A woman receives communion during an Orthodox liturgy at the Kazan Cathedral, St Petersburg, Russia, last Friday

A woman receives communion during an Orthodox liturgy at the Kazan Cathedral, St Petersburg, Russia, last Friday

ORTHODOX Churches in Europe celebrated the Eastern Pentecost on Sunday, amid disputes about the safe receiving of communion. A common approach had been sought by the Ecumenical Patriarch, Bartholomew I.

In Russia, where public services resumed last Saturday (News, 22 May), masked congregations were allowed to receive communion with the traditional Orthodox silver spoon, although priests were instructed to disinfect the spoon with alcohol between recipients.

But the use of disinfectant or disposable spoons was rejected by other Churches, including those of Greece and Cyprus, where Archbishop Chrysostomos II insisted that he would not “discuss or negotiate any change” in the traditional distribution of communion.

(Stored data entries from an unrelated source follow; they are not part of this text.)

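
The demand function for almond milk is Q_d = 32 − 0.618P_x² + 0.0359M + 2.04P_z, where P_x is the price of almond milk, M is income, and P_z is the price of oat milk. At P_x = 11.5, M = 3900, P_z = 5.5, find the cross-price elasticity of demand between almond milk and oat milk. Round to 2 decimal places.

0.11

Q_d = 32 − 0.618(11.5)² + 0.0359(3900) + 2.04(5.5) = 32 − 81.7305 + 140.01 + 11.22 = 101.4995.
∂Q_d/∂P_z = +2.04, so E_xy = 2.04·(5.5/101.4995) ≈ 0.11.
E_xy > 0: the goods are substitutes.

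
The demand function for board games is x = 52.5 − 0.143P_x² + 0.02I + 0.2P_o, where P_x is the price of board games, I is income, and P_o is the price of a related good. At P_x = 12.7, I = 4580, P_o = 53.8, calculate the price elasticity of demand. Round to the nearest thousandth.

-0.350

Evaluating quantity at (P_x, I, P_o) gives x = 52.5 − 0.143(12.7)² + 0.02(4580) + 0.2(53.8) = 52.5 − 23.0645 + 91.6 + 10.76 = 131.7955.
∂x/∂P_x = −2·0.143·P_x = -3.6322, so E_p = -3.6322·(12.7/131.7955) ≈ -0.350.
|E_p| < 1: demand is inelastic.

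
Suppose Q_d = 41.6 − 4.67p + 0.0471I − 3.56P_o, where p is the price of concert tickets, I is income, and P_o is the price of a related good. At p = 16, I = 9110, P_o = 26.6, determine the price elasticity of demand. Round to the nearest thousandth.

-0.248

Q_d = 41.6 − 4.67(16) + 0.0471(9110) − 3.56(26.6) = 41.6 − 74.72 + 429.081 − 94.696 = 301.265.
∂Q_d/∂p = −4.67, so E_p = (−4.67)·(16/301.265) ≈ -0.248.
|E_p| < 1: demand is inelastic.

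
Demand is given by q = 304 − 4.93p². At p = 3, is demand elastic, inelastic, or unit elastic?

inelastic

At p = 3, q = 259.63.
dq/dp = −2·4.93·p = −29.58.
Point elasticity E = (dq/dp)·(p/q) = -29.58 × 3/259.63 ≈ -0.342.
|E| ≈ 0.342 < 1, so demand is inelastic.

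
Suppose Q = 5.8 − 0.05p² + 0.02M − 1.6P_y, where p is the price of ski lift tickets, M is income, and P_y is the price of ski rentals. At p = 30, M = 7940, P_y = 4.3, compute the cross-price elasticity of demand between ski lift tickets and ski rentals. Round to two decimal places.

Evaluating quantity at (p, M, P_y) gives Q = 5.8 − 0.05(30)² + 0.02(7940) − 1.6(4.3) = 5.8 − 45 + 158.8 − 6.88 = 112.72.
∂Q/∂P_y = −1.6, so E_xy = -1.6·(4.3/112.72) ≈ -0.06.
E_xy < 0: the goods are complements.

-0.06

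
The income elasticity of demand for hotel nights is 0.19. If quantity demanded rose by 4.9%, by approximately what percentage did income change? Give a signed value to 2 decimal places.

%ΔQ ≈ E × %ΔI ⇒ %ΔI = %ΔQ / E = (4.9%)/(0.19) ≈ 25.79%.

25.79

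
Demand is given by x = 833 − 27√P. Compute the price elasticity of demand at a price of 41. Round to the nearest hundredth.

At P = 41, x = 660.1156.
dx/dP = −27/(2√P) = −27/(2·6.4031).
Point elasticity E = (dx/dP)·(P/x) = -2.1083 × 41/660.1156 ≈ -0.13.
|E| < 1, so demand is inelastic at this price.

-0.13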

In a mid-May letter to Orthodox leaders, Patriarch Bartholomew said that he hoped to ensure “uniformity as far as possible” on the administration of communion after receiving “questions and concerns” from Orthodox communities in response to government Covid-19 regulations.

“We have obeyed the health and political authorities so long as the essence and centrality of our faith are not touched,” Patriarch Bartholomew, who is recognised as honorary Primate among 14 of the main Orthodox Churches, said. “We will not obey the magistrates and authorities of this world if the key mystery of the divine eucharist is questioned.”

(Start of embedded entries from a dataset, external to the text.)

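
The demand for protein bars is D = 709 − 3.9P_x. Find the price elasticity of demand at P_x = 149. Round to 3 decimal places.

At P_x = 149, D = 127.9.
dD/dP_x = −3.9.
Point elasticity E = (dD/dP_x)·(P_x/D) = -3.9 × 149/127.9 ≈ -4.543.
|E| > 1, so demand is elastic at this price.

-4.543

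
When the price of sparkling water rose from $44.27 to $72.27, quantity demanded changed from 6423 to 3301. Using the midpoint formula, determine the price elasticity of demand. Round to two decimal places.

-1.34

%ΔQ = (3301 − 6423)/[(6423 + 3301)/2] = -3122/4862 ≈ -0.6421.
%ΔP = (72.27 − 44.27)/[(44.27 + 72.27)/2] = 28/58.27 ≈ 0.4805.
Arc elasticity E = %ΔQ/%ΔP ≈ -0.6421/0.4805 ≈ -1.34.
|E| > 1: demand is elastic over this range.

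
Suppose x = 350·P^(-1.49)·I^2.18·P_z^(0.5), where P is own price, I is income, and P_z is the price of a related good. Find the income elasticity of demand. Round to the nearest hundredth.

For a Cobb–Douglas (constant-elasticity) form x = A·I^α·…, the elasticity with respect to I equals the exponent α at every point.
Here the exponent on I is 2.18, so the income elasticity of demand is 2.18.

2.18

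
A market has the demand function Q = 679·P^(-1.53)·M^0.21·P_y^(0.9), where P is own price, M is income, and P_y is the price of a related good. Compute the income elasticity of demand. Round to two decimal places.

For a Cobb–Douglas (constant-elasticity) form Q = A·M^α·…, the elasticity with respect to M equals the exponent α at every point.
Here the exponent on M is 0.21, so the income elasticity of demand is 0.21.

0.21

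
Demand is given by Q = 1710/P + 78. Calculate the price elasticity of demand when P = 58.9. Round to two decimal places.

At P = 58.9, Q = 107.0323.
dQ/dP = −1710/P² = −0.4929.
Point elasticity E = (dQ/dP)·(P/Q) = -0.4929 × 58.9/107.0323 ≈ -0.27.
|E| < 1, so demand is inelastic at this price.

-0.27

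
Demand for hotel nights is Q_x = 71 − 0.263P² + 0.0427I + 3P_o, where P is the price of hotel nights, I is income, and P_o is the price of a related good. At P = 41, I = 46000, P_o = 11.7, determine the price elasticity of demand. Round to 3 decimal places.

At the given point, Q_x = 71 − 0.263(41)² + 0.0427(46000) + 3(11.7) = 71 − 442.103 + 1964.2 + 35.1 = 1628.197.
∂Q_x/∂P = −2·0.263·P = -21.566, so E_p = -21.566·(41/1628.197) ≈ -0.543.
|E_p| < 1: demand is inelastic.

-0.543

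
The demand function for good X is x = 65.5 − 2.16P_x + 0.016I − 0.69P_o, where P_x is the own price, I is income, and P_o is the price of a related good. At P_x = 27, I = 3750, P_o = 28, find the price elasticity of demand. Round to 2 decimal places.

Substituting, x = 65.5 − 2.16(27) + 0.016(3750) − 0.69(28) = 65.5 − 58.32 + 60 − 19.32 = 47.86.
∂x/∂P_x = −2.16, so E_p = (−2.16)·(27/47.86) ≈ -1.22.
|E_p| > 1: demand is elastic.

-1.22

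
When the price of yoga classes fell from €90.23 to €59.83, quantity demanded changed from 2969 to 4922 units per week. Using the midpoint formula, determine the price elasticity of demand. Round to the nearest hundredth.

-1.22

%ΔQ = (4922 − 2969)/[(2969 + 4922)/2] = 1953/3945.5 ≈ 0.4950.
%Δp = (59.83 − 90.23)/[(90.23 + 59.83)/2] = -30.4/75.03 ≈ -0.4052.
Arc elasticity E = %ΔQ/%Δp ≈ 0.4950/-0.4052 ≈ -1.22.
|E| > 1: demand is elastic over this range.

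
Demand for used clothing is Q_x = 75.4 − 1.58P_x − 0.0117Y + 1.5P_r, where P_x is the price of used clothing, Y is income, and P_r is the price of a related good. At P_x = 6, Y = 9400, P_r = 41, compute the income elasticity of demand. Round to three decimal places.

-6.306

Substituting, Q_x = 75.4 − 1.58(6) − 0.0117(9400) + 1.5(41) = 75.4 − 9.48 − 109.98 + 61.5 = 17.44.
∂Q_x/∂Y = −0.0117, so E_I = -0.0117·(9400/17.44) ≈ -6.306.
E_I < 0: inferior good.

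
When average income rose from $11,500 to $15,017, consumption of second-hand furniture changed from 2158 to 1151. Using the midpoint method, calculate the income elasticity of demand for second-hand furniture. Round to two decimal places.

%ΔQ = (1151 − 2158)/[(2158+1151)/2] = -1007/1654.5 ≈ -0.6086.
%ΔI = (15,017 − 11,500)/[(11,500+15,017)/2] = 3517/13258.5 ≈ 0.2653.
E_I = %ΔQ/%ΔI ≈ -2.29.
E_I < 0: inferior good.

-2.29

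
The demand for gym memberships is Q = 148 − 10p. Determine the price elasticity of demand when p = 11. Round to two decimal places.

-2.89

At p = 11, Q = 38.
dQ/dp = −10.
Point elasticity E = (dQ/dp)·(p/Q) = -10 × 11/38 ≈ -2.89.
|E| > 1, so demand is elastic at this price.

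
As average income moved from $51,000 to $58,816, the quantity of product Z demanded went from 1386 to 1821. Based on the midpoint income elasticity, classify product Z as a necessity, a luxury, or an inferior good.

luxury

%ΔQ = (1821 − 1386)/[(1386+1821)/2] = 435/1603.5 ≈ 0.2713.
%ΔY = (58,816 − 51,000)/[(51,000+58,816)/2] = 7816/54908 ≈ 0.1423.
E_I = %ΔQ/%ΔY ≈ 1.906.
E_I > 1: normal good (luxury).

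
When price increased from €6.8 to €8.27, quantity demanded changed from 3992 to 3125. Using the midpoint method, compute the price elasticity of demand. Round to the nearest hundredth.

%ΔQ = (3125 − 3992)/[(3992 + 3125)/2] = -867/3558.5 ≈ -0.2436.
%Δp = (8.27 − 6.8)/[(6.8 + 8.27)/2] = 1.47/7.535 ≈ 0.1951.
Arc elasticity E = %ΔQ/%Δp ≈ -0.2436/0.1951 ≈ -1.25.
|E| > 1: demand is elastic over this range.

-1.25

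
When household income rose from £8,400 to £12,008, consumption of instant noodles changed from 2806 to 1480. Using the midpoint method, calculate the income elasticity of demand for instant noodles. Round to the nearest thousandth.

-1.750

%ΔQ = (1480 − 2806)/[(2806+1480)/2] = -1326/2143 ≈ -0.6188.
%ΔM = (12,008 − 8,400)/[(8,400+12,008)/2] = 3608/10204 ≈ 0.3536.
E_I = %ΔQ/%ΔM ≈ -1.750.
E_I < 0: inferior good.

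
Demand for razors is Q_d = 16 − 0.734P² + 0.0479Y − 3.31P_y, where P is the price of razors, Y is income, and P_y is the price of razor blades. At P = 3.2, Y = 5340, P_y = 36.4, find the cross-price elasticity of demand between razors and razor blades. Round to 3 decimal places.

At the given point, Q_d = 16 − 0.734(3.2)² + 0.0479(5340) − 3.31(36.4) = 16 − 7.5162 + 255.786 − 120.484 = 143.7858.
∂Q_d/∂P_y = −3.31, so E_xy = -3.31·(36.4/143.7858) ≈ -0.838.
E_xy < 0: the goods are complements.

-0.838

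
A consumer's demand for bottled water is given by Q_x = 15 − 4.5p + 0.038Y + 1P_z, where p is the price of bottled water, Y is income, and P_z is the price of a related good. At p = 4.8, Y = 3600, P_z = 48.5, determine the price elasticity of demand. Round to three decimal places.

First evaluate Q_x: 15 − 4.5(4.8) + 0.038(3600) + 1(48.5) = 15 − 21.6 + 136.8 + 48.5 = 178.7.
∂Q_x/∂p = −4.5, so E_p = (−4.5)·(4.8/178.7) ≈ -0.121.
|E_p| < 1: demand is inelastic.

-0.121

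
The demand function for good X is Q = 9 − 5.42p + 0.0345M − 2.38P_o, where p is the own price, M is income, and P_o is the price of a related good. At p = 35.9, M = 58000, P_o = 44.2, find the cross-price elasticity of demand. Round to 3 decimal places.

-0.062

At the given point, Q = 9 − 5.42(35.9) + 0.0345(58000) − 2.38(44.2) = 9 − 194.578 + 2001 − 105.196 = 1710.226.
∂Q/∂P_o = −2.38, so E_xy = -2.38·(44.2/1710.226) ≈ -0.062.
E_xy < 0: the goods are complements.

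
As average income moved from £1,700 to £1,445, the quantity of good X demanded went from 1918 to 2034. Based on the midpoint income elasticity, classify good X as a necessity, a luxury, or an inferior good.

%ΔQ = (2034 − 1918)/[(1918+2034)/2] = 116/1976 ≈ 0.0587.
%ΔM = (1,445 − 1,700)/[(1,700+1,445)/2] = -255/1572.5 ≈ -0.1622.
E_I = %ΔQ/%ΔM ≈ -0.362.
E_I < 0: inferior good.

inferior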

A senior Russian Orthodox priest, Nikolai Balashov, told the agency RIA Novosti that his Church would not respond to Bartholomew’s letter, after cutting ties with his Ecumenical Patriarchate in 2019 over its recognition of a new Church in Ukraine (News, 8 February 2019, 21 September 2018).

Patriarch Daniel Ciobotea, of the Romanian Orthodox Church, however, also defended the traditional practice, and said that he had now withdrawn permission for parishioners who were “weak in faith” to bring communion spoons from home, after complaints that this could set a liturgical precedent.

“To overcome polarisation and polemics which weaken Orthodox unity, hasty judgements must be avoided,” Patriarch Ciobotea said in a message at the weekend. “The holy eucharist is not, and never can be, a source of sickness and death — only a source of new life in Christ, forgiveness of sins, and healing for soul and body.”